Les économies émergentes et le monde en développement représentent un marché considérable et en croissance, qui est important pour la santé économique future de notre pays. Par exemple, Kevin Kain, du McLaughlin-Rotman Centre for Global Health, de la University Health Network et de la University of Toronto, et Michel Bergeron, de l’Université Laval à Québec, sont tous deux à mettre au point pour utilisation commerciale des diagnostics sur les lieux de prestation de soins pour certaines maladies dans le monde en développement, dont on a grand besoin. L’un de mes exemples préférés de marchés à la base de la pyramide est Sprinkles, un produit mis au point par Stan Zlotkin, du Hospital for Sick Children et de la University of Toronto, qu’on vaporise sur les aliments pour combattre la carence en fer. L’emphase mise récemment au Canada sur la commercialisation ou sur le rendement du capital en recherche fera en sorte qu’il sera nécessaire pour les technologies canadiennes de pénétrer des marchés nouveaux et en croissance. La participation des médecins à la recherche dans le monde en développement, et particulièrement dans les économies émergentes, aidera à prendre conscience des besoins du marché dans ces régions.
La biosécurité
Comme le montrent l’expérience qu’a vécue Toronto dans le cas du syndrome respiratoire aigu sévère ainsi que la planification continue visant à préparer le Canada à une pandémie de grippe, le monde est un endroit plein d’interconnexions. Cela s’applique non seulement à la propagation d’agents pathogènes, mais aussi à la diffusion des connaissances sur les sciences de la vie qui – sous la forme de diagnostics, de médicaments et de vaccins – est à la base d’une majeure partie de notre travail de cliniciens. La mondialisation des sciences de la vie est une tendance extrêmement positive parce qu’elle aide à répondre à des besoins locaux en santé dans le monde en développement avec, par exemple, des diagnostics et des vaccins abordables. Toutefois, comme on le soulignait dans le récent rapport des US National Academies intitulé Globalization, Biosecurity, and the Future of the Life Sciences, auquel j’ai eu le privilège de participer, nous devons aussi être conscients des abus possibles4. L’ancien secrétaire général des Nations Unies Kofi Annan, qui prenait la parole en novembre 2006 à l’Université de Saint-Gall, en Suisse, a dit ce qui suit:
Aujourd’hui, je voudrais envisager une initiative qui viserait à répondre plus en détail à deux questions principales. Premièrement, comment tirer parti des bienfaits de la biotechnologie et de la recherche en sciences de la vie pour améliorer la vie des gens dans le monde? Il s’agit notamment d’améliorer la santé de l’homme et sa sécurité alimentaire et, ce faisant, de favoriser la croissance économique et de réduire les inégalités dans le monde. Il faudra pour cela rendre les technologies disponibles, encourager la transparence et promou-voir la coopération. Deuxièmement, comment élaborer un cadre mondial pour atténuer les risques potentiels? … Comment parvenir à un consensus pratique sur les mesures appropriées est une problématique qui exige un débat mondial ciblé5.

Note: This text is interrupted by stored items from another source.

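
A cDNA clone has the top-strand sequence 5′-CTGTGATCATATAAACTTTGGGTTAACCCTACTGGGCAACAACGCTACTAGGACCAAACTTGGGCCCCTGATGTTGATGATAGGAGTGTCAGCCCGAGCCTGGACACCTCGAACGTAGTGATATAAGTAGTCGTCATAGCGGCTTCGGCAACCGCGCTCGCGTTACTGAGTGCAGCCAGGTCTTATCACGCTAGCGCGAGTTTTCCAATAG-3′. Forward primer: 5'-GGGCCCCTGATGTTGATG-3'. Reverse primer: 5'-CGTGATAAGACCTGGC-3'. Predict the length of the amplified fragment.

Forward primer GGGCCCCTGATGTTGATG is found on the top strand at positions 62–79.
Reverse complement of the reverse primer: GCCAGGTCTTATCACG. This occurs on the top strand at positions 175–190.
Product length = (reverse-primer end) − (forward-primer start) + 1 = 190 − 62 + 1 = 129 bp.

129 bp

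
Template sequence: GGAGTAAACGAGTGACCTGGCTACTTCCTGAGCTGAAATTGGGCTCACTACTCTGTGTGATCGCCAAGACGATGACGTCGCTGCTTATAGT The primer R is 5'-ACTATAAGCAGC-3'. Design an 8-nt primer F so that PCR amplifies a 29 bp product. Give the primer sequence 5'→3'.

5'-GCCAAGAC-3'

The reverse primer's reverse complement GCTGCTTATAGT matches the template at positions 80–91, so the product ends at position 91.
A 29 bp product then starts at position 91 − 29 + 1 = 63.
The forward primer is identical to the top strand there: GCCAAGAC.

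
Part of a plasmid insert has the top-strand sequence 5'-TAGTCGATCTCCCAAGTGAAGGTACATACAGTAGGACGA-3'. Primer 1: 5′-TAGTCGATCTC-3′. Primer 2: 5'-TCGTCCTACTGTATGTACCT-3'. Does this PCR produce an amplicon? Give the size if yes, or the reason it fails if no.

Primer 1 (TAGTCGATCTC) matches the top strand at positions 1–11; it acts as a forward primer.
Primer 2's reverse complement is AGGTACATACAGTAGGACGA, matching the top strand at positions 20–39; it acts as a reverse primer.
The 3' ends face each other across positions 1–39, giving a 39 bp product.

Yes — a 39 bp product.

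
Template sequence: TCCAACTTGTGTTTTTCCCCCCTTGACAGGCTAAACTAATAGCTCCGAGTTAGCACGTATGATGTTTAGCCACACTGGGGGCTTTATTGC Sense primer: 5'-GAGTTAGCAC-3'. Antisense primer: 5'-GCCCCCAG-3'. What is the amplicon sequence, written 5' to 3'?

5'-GAGTTAGCACGTATGATGTTTAGCCACACTGGGGGC-3'

The forward primer matches the template at positions 47–56.
Taking the reverse complement of GCCCCCAG gives CTGGGGGC, found at positions 75–82 on the template; the primer anneals here to the top strand with its 3' end pointing upstream.
The product is the template from position 47 through 82 (36 bp).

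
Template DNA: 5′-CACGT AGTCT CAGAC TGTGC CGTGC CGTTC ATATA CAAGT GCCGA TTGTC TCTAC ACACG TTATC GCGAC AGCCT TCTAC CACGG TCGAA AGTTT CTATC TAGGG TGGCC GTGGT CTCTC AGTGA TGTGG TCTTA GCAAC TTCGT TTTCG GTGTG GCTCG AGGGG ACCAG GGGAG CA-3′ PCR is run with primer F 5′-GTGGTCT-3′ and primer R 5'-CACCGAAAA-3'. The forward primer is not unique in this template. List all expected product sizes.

43 bp, 27 bp

The forward primer GTGGTCT matches the top strand at positions 111–117, 127–133.
The reverse primer's reverse complement is TTTTCGGTG, matching at positions 145–153.
Each forward site pairs with the reverse site to give a product ending at position 153: sizes 43, 27 bp.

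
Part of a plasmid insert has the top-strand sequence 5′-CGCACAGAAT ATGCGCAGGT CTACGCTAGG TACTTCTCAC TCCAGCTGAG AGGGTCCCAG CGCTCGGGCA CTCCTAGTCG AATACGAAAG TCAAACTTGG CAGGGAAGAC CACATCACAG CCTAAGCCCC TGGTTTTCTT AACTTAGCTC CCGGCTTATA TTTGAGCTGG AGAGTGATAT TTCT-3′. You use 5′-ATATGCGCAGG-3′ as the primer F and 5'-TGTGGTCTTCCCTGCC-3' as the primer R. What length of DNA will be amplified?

The forward primer matches the template at positions 9–19.
The reverse primer's reverse complement is GGCAGGGAAGACCACA, which matches the template at positions 99–114.
Amplicon spans positions 9–114: 106 bp.

106 bp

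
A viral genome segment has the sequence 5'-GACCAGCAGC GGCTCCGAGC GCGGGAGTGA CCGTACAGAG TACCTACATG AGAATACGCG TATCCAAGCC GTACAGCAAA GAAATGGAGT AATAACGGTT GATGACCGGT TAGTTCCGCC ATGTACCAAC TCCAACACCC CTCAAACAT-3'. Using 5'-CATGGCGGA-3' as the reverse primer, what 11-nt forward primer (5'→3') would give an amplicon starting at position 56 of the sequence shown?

The reverse primer's reverse complement TCCGCCATG matches the template at positions 115–123; the product starts at position 56.
The forward primer is identical to the top strand over positions 56–66: ACGCGTATCCA.

5'-ACGCGTATCCA-3'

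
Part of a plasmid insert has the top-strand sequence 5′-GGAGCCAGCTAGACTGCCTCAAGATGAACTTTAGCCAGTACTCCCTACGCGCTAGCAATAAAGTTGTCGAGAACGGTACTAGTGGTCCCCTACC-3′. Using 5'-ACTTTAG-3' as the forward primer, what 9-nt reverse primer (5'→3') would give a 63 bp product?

5'-GGGGACCAC-3'

The forward primer binds at positions 28–34, so a 63 bp product ends at position 28 + 63 − 1 = 90.
The reverse primer anneals to the top strand over positions 82–90, i.e. to GTGGTCCCC.
Its sequence written 5'→3' is the reverse complement: GGGGACCAC.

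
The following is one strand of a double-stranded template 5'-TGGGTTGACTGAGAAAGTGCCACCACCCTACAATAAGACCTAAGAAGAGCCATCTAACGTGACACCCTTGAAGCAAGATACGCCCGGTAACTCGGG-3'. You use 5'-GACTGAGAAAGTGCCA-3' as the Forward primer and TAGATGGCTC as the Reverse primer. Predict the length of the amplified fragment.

50 bp

Scanning the template, GACTGAGAAAGTGCCA occurs at positions 7–22; this primer anneals to the bottom strand there with its 3' end pointing downstream.
Reverse complement of the reverse primer: GAGCCATCTA. This occurs on the top strand at positions 47–56.
Amplicon spans positions 7–56: 50 bp.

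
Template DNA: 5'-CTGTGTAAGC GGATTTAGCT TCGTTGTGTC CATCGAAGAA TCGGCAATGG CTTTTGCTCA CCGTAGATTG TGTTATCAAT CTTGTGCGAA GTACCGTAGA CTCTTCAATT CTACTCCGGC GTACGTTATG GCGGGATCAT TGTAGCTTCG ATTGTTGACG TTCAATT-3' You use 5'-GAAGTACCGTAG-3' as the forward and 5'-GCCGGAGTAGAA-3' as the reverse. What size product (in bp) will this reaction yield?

Scanning the template, GAAGTACCGTAG occurs at positions 88–99; this primer anneals to the bottom strand there with its 3' end pointing downstream.
Reverse complement of the reverse primer: TTCTACTCCGGC. This occurs on the top strand at positions 109–120.
Amplicon spans positions 88–120: 33 bp.

33 bp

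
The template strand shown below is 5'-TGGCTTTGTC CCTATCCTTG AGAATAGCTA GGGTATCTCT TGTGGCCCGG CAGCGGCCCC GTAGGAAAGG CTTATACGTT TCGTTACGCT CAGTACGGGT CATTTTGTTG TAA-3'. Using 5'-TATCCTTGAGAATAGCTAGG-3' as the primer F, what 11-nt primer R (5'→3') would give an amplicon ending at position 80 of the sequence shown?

The forward primer binds at positions 13–32; the product's 3' end on the top strand is position 80.
The reverse primer anneals to the top strand over positions 70–80, i.e. to GCTTATACGTT.
Its sequence written 5'→3' is the reverse complement: AACGTATAAGC.

5'-AACGTATAAGC-3'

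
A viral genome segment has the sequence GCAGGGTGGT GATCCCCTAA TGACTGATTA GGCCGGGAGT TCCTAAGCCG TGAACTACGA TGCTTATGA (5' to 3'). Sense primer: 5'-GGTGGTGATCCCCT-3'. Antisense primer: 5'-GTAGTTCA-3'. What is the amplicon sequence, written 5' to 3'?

5'-GGTGGTGATCCCCTAATGACTGATTAGGCCGGGAGTTCCTAAGCCGTGAACTAC-3'

Scanning the template, GGTGGTGATCCCCT occurs at positions 5–18; this primer anneals to the bottom strand there with its 3' end pointing downstream.
Taking the reverse complement of GTAGTTCA gives TGAACTAC, found at positions 51–58 on the template; the primer anneals here to the top strand with its 3' end pointing upstream.
The product is the template from position 5 through 58 (54 bp).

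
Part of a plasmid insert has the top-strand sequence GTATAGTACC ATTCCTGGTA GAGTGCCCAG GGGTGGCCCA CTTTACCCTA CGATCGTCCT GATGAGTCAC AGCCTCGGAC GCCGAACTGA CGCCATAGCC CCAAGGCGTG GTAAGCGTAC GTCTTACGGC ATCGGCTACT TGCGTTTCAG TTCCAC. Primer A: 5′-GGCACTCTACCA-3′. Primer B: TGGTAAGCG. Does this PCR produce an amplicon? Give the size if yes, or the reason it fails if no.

No product — the primers' 3' ends point away from each other.

Primer A (GGCACTCTACCA) has reverse complement TGGTAGAGTGCC, which matches the top strand at positions 16–27; primer A anneals to the top strand there with its 3' end pointing upstream toward position 16.
Primer B (TGGTAAGCG) matches the top strand directly at positions 109–117; it anneals to the bottom strand with its 3' end pointing downstream toward position 117.
The 3' ends diverge (primer A extends toward position 1, primer B toward position 156), so the primers never converge on a shared product.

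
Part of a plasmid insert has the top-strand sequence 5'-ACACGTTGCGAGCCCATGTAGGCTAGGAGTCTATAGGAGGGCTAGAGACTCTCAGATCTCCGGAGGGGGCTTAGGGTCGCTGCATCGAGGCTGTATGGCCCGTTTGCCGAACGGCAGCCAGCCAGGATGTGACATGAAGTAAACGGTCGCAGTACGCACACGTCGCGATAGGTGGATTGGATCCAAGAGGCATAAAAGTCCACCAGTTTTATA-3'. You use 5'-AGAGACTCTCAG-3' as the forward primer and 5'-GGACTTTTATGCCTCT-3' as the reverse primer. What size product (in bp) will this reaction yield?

Scanning the template, AGAGACTCTCAG occurs at positions 44–55; this primer anneals to the bottom strand there with its 3' end pointing downstream.
Taking the reverse complement of GGACTTTTATGCCTCT gives AGAGGCATAAAAGTCC, found at positions 186–201 on the template; the primer anneals here to the top strand with its 3' end pointing upstream.
Product length = (reverse-primer end) − (forward-primer start) + 1 = 201 − 44 + 1 = 158 bp.

158 bp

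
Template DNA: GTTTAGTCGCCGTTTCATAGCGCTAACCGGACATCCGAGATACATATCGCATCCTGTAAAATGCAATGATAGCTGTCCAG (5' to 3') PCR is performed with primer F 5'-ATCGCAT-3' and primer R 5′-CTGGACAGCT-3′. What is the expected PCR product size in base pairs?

35 bp

Scanning the template, ATCGCAT occurs at positions 46–52; this primer anneals to the bottom strand there with its 3' end pointing downstream.
Taking the reverse complement of CTGGACAGCT gives AGCTGTCCAG, found at positions 71–80 on the template; the primer anneals here to the top strand with its 3' end pointing upstream.
The product runs from position 46 to position 80, so its length is 80 − 46 + 1 = 35 bp.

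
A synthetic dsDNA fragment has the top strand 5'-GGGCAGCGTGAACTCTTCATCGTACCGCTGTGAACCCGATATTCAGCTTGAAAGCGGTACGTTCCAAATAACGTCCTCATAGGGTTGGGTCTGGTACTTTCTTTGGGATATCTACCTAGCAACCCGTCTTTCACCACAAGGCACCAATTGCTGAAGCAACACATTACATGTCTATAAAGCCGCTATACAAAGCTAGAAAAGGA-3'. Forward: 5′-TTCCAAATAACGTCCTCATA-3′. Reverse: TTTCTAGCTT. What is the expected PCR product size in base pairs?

138 bp

Forward primer TTCCAAATAACGTCCTCATA is found on the top strand at positions 62–81.
Taking the reverse complement of TTTCTAGCTT gives AAGCTAGAAA, found at positions 190–199 on the template; the primer anneals here to the top strand with its 3' end pointing upstream.
Product length = (reverse-primer end) − (forward-primer start) + 1 = 199 − 62 + 1 = 138 bp.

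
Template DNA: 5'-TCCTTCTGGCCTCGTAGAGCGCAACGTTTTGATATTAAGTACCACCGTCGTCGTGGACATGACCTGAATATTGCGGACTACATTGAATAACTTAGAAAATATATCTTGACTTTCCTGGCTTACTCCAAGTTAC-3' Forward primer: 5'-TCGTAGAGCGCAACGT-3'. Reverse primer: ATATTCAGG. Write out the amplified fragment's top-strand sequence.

5'-TCGTAGAGCGCAACGTTTTGATATTAAGTACCACCGTCGTCGTGGACATGACCTGAATAT-3'

Scanning the template, TCGTAGAGCGCAACGT occurs at positions 12–27; this primer anneals to the bottom strand there with its 3' end pointing downstream.
Taking the reverse complement of ATATTCAGG gives CCTGAATAT, found at positions 63–71 on the template; the primer anneals here to the top strand with its 3' end pointing upstream.
The product is the template from position 12 through 71 (60 bp).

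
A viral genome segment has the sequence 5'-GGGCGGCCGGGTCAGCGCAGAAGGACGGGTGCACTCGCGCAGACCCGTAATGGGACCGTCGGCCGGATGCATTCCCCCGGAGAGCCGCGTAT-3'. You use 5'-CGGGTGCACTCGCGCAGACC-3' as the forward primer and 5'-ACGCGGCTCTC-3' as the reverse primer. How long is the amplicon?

65 bp

Scanning the template, CGGGTGCACTCGCGCAGACC occurs at positions 26–45; this primer anneals to the bottom strand there with its 3' end pointing downstream.
Reverse complement of the reverse primer: GAGAGCCGCGT. This occurs on the top strand at positions 80–90.
Amplicon spans positions 26–90: 65 bp.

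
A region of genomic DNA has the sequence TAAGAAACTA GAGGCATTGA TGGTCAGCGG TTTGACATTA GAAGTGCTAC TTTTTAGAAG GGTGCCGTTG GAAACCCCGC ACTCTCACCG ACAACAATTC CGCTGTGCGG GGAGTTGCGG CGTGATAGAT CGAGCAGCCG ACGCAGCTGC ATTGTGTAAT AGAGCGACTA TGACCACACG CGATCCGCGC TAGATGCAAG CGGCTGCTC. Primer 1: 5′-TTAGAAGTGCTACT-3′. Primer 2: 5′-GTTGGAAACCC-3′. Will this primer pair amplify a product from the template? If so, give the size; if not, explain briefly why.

No product — both primers anneal to the same strand and extend in the same direction.

Primer 1 (TTAGAAGTGCTACT) matches the top strand at positions 38–51 (3' end points downstream).
Primer 2 (GTTGGAAACCC) also matches the top strand directly, at positions 67–77 — its reverse complement GGGTTTCCAAC is not present.
Both primers anneal to the bottom strand with 3' ends pointing the same way, so neither can prime synthesis back toward the other.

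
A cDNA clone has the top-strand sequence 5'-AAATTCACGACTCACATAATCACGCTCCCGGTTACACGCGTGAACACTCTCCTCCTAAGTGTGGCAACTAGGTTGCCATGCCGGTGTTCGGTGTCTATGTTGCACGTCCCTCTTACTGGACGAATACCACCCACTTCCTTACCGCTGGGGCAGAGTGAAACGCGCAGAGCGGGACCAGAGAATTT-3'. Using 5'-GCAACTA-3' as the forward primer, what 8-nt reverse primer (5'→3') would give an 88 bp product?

5'-GCCCCAGC-3'

The forward primer binds at positions 64–70, so an 88 bp product ends at position 64 + 88 − 1 = 151.
The reverse primer anneals to the top strand over positions 144–151, i.e. to GCTGGGGC.
Its sequence written 5'→3' is the reverse complement: GCCCCAGC.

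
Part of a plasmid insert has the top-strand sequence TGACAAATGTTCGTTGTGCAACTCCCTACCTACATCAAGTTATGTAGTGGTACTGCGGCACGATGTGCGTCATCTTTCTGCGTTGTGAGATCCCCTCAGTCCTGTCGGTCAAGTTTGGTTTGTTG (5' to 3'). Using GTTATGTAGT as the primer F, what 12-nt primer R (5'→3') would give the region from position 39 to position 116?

5'-AAACTTGACCGA-3'

The product's 3' end on the top strand is position 116.
The reverse primer anneals to the top strand over positions 105–116, i.e. to TCGGTCAAGTTT.
Its sequence written 5'→3' is the reverse complement: AAACTTGACCGA.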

Aujourd’hui, la menace biologique ne vient pas d’abord des pays et, de toute manière, c’est la raison d’être de la Convention sur les armes biologiques. La menace la plus importante vient des acteurs autres que les pays, et cette menace a besoin d’obscurité pour se développer. Étant donné la vaste diffusion des connaissances biologiques, les réseaux et les relations personnelles entre les scientifiques de partout au monde deviennent un mécanisme important pour garantir que le travail en sciences biologiques est réalisé dans la transparence, et que les déviations sont rapidement repérables.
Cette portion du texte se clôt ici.